Saturday, October 3, 2009

Taiwan Sub Contest Finally Taking Shape

Defense News


Taiwan Sub Contest Finally Taking Shape


TAIPEI — One of Asia’s biggest pend­ing procurements is the $11.7 billion Foreign Military Sales (FMS) pro­gram to build eight diesel-electric at­tack submarines for Taiwan. General Dynamics Electric Boat likely will be pitted against Northrop Grumman Shipbuilding-Newport News, with Lockheed Martin and Raytheon fighting over the combat system contract.

Taiwan’s state-owned China Ship­building Corp. and the military-run Chungshan Institute of Science and Technology will likely get a large piece of the pie. Taiwan’s Navy has four diesel­ electric boats in its inventory, with two Dutch Hai Lung-class (Sea Dragon) submarines and two for­mer World War II-era U.S. Navy Guppy II-class subs procured in the early 1970s and used only for train­ing purposes.

Taiwan’s subs are aimed at deter­ring a Chinese naval blockade and protecting its sea lanes of commu­nication, on which the island’s exis­tence depends. Taiwan’s two Sea Dragon subs must cover the Taiwan Strait and Pacific coastal areas.

The addition of eight submarines will signify a remarkable boost to Taiwan’s self-defense capabilities and offset China’s growing ability to deny vast areas of the Taiwan Strait and Pacific Ocean to Taiwan and possibly Japanese or U.S. forces.

U.S. President George W. Bush of­fered submarines to Taiwan in 2001. Divided into two phases, design and build, the program has been one of the most controversial arms deals the United States has granted to Tai­wan.

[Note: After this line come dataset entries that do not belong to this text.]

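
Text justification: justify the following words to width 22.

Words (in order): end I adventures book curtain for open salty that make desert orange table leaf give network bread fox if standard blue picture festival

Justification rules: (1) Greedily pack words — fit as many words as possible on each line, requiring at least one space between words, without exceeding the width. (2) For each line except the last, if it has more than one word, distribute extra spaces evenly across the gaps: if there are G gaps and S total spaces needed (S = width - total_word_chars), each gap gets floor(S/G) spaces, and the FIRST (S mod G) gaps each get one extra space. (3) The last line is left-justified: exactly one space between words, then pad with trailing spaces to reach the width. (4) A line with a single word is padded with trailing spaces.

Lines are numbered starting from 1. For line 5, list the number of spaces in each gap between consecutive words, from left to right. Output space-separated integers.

Answer: 2 2 1

Derivation:
Line 1: ['end', 'I', 'adventures', 'book'] (min_width=21, slack=1)
Line 2: ['curtain', 'for', 'open', 'salty'] (min_width=22, slack=0)
Line 3: ['that', 'make', 'desert'] (min_width=16, slack=6)
Line 4: ['orange', 'table', 'leaf', 'give'] (min_width=22, slack=0)
Line 5: ['network', 'bread', 'fox', 'if'] (min_width=20, slack=2)
Line 6: ['standard', 'blue', 'picture'] (min_width=21, slack=1)
Line 7: ['festival'] (min_width=8, slack=14)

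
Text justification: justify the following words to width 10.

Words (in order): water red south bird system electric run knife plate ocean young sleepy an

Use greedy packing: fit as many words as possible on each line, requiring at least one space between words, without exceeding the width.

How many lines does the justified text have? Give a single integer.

Answer: 9

Derivation:
Line 1: ['water', 'red'] (min_width=9, slack=1)
Line 2: ['south', 'bird'] (min_width=10, slack=0)
Line 3: ['system'] (min_width=6, slack=4)
Line 4: ['electric'] (min_width=8, slack=2)
Line 5: ['run', 'knife'] (min_width=9, slack=1)
Line 6: ['plate'] (min_width=5, slack=5)
Line 7: ['ocean'] (min_width=5, slack=5)
Line 8: ['young'] (min_width=5, slack=5)
Line 9: ['sleepy', 'an'] (min_width=9, slack=1)
Total lines: 9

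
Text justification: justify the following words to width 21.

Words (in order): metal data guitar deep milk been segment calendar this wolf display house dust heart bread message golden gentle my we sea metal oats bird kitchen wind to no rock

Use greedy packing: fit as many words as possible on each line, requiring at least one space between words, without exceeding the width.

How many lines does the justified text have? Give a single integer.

Answer: 9

Derivation:
Line 1: ['metal', 'data', 'guitar'] (min_width=17, slack=4)
Line 2: ['deep', 'milk', 'been'] (min_width=14, slack=7)
Line 3: ['segment', 'calendar', 'this'] (min_width=21, slack=0)
Line 4: ['wolf', 'display', 'house'] (min_width=18, slack=3)
Line 5: ['dust', 'heart', 'bread'] (min_width=16, slack=5)
Line 6: ['message', 'golden', 'gentle'] (min_width=21, slack=0)
Line 7: ['my', 'we', 'sea', 'metal', 'oats'] (min_width=20, slack=1)
Line 8: ['bird', 'kitchen', 'wind', 'to'] (min_width=20, slack=1)
Line 9: ['no', 'rock'] (min_width=7, slack=14)
Total lines: 9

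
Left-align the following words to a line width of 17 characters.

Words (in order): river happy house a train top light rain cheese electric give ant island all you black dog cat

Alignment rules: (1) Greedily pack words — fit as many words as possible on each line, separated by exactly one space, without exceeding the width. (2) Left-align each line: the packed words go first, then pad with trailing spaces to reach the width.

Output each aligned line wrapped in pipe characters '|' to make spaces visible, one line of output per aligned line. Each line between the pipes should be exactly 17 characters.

Answer: |river happy house|
|a train top light|
|rain cheese      |
|electric give ant|
|island all you   |
|black dog cat    |

Derivation:
Line 1: ['river', 'happy', 'house'] (min_width=17, slack=0)
Line 2: ['a', 'train', 'top', 'light'] (min_width=17, slack=0)
Line 3: ['rain', 'cheese'] (min_width=11, slack=6)
Line 4: ['electric', 'give', 'ant'] (min_width=17, slack=0)
Line 5: ['island', 'all', 'you'] (min_width=14, slack=3)
Line 6: ['black', 'dog', 'cat'] (min_width=13, slack=4)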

China has repeatedly and adamantly demanded an end to U.S. arms sales to Taiwan, and Taiwan’s legislature aggravated U.S.-Taiwan relations for years by continuously blocking the submarine budget.

However, a budget for $62 million for the design phase was approved by Taiwan’s legislature in June 2007 with total costs for the first phase estimated at $360 million.

“This $360 million is spread out in three payments over three years [in the annual defense budget], with the first year around $60 million or so,” said Mark Stokes, former coun­try director for China and Taiwan in the U.S. Office of the Secretary of Defense from 1997 to 2004.

In January, Taiwan submitted a formal letter of request (LoR) to the U.S. Navy’s International Programs Office for a letter of offer and ac­ceptance (LoA) for designing and building the eight subs.

“The exchange of a LoR and LoA represents a government-to-gov­ernment contract and would cover Phase 1 of the submarine program — the end result being construc­tion-ready architectural drawings,” said Stokes, who supports Taiwan’s submarine program.

“Phase 1” is scheduled to last three years, but is dependent on if third-party designs (i.e. French, German or Spanish) could become avail­able. This is deemed as unlikely, as China has applied considerable political pressure to prevent any European arms sales (including designs) to Taiwan. “The expectation is that the Jav­its Report would include the Tai­wan submarine program, and initi­ation of the congressional notifica­tion process should be in the June time frame,” Stokes said.

After the 50-day notification process is completed, the LoA will be sent to Taiwan around August for signature. After a month, Tai­wan will be required to deposit funding in the FMS account, and the U.S. Navy will send out a re­quest for proposals (RfP) to U.S. in­dustry for both design and con­struction with six months to reply. Final selection of a prime contrac­tor is expected in mid-2009.

However, a former U.S. defense official assigned to the American In­stitute in Taiwan (AIT), the de fac­to U.S. Embassy in Taipei, said the legislature will have problems find­ing the money for phase two, the build program.

“The legislature needs to take a deep breath and pass a special budget for this $8 billion to $10 bil­lion deal,” he said. “No ship build of this size has ever been passed be­fore, so they have to come up with a plan for funding this unusually large amount of money.” Cooperation from the U.S. side is questionable, and past opposition from the U.S. Navy may delay fur­ther progress on the deal, he said.

“It will take more than funding a few million dollars for more study. NAVSEA [U.S. Naval Sea Systems Command] has to pitch in and fa­cilitate cooperation from the U.S. side to make this happen. NAVSEA is strongly influenced by our nu­clear Navy, so we need to see NAVSEA have a change of heart,” he said.

“If these two things are not doable, then there can’t be a sub program supported by the U.S. side. My prediction is that even if Taiwan formally asks for the subs, right now, the U.S. administration will not do anything except defer a de­cision for the next administration.” Stokes agreed that gatekeepers in the Pentagon bent on killing the program could cause problems.

“I wouldn’t rule out a scenario in which there is a stall in the con­gressional notification or residual bureaucratic resistance within the U.S. Navy,” he said. “If the latter, Taiwan could spend $360 million and not have much to show for it three years from now.” The U.S. Congress has fully en­dorsed the sale of the subs.